However, even if a document is not properly witnessed or is not in the decedent’s handwriting and signed, it can still be considered a valid Will if it can be proven that the decedent intended to make a Will. The seminal case in this area involved a woman named Louise Macool. Ms. Macool went to her lawyer to change her Will. She provided him with detailed notes of the changes that were to be made. The lawyer made the changes and printed out a revised Will. However, Ms. Macool, having left the office to have lunch nearby, unfortunately died within an hour and never reviewed the revisions.
The court found that the Will drafted by the attorney was not valid because Ms. Macool never reviewed it (even though it was based on her notes) and therefore never gave her final assent to it. But many cases since Macool have found documents that did not fully comply with the statutory requirements for Wills were nevertheless valid because it could be proven that the decedent intended the document to be his or her Will.

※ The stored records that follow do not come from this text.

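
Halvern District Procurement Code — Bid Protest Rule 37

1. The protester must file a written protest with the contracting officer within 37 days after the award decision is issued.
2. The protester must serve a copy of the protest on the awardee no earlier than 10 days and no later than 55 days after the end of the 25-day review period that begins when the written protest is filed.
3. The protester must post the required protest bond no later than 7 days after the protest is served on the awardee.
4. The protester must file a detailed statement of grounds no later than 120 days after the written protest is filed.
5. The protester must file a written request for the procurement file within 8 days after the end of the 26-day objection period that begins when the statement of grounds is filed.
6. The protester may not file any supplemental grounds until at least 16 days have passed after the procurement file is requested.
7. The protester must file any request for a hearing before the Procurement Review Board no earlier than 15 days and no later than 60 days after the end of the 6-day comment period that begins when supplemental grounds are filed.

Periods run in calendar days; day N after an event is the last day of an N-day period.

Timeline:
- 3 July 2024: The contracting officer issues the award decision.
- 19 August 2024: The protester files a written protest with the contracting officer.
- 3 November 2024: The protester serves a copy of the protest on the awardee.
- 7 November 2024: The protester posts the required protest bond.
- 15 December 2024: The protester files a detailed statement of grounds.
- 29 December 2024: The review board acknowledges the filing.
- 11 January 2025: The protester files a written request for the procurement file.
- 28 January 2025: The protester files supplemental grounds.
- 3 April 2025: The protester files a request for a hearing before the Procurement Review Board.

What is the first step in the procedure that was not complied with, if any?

(1) due by 3 July 2024 + 37 days = 9 August 2024; 19 August 2024 misses that deadline by 10 days.

Step 1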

In the case of Bradway’s codicil, the court found that the codicil clearly evidenced Bradway’s intent to modify his 2001 Will. We have said it before in this blog, but it bears repeating – New Jersey law is designed to ensure that a decedent’s true intentions are carried out if at all possible. Keep that in mind if a friend or loved was kind enough to think of you as a beneficiary but fell short in observing the typical formalities involved with making a Will.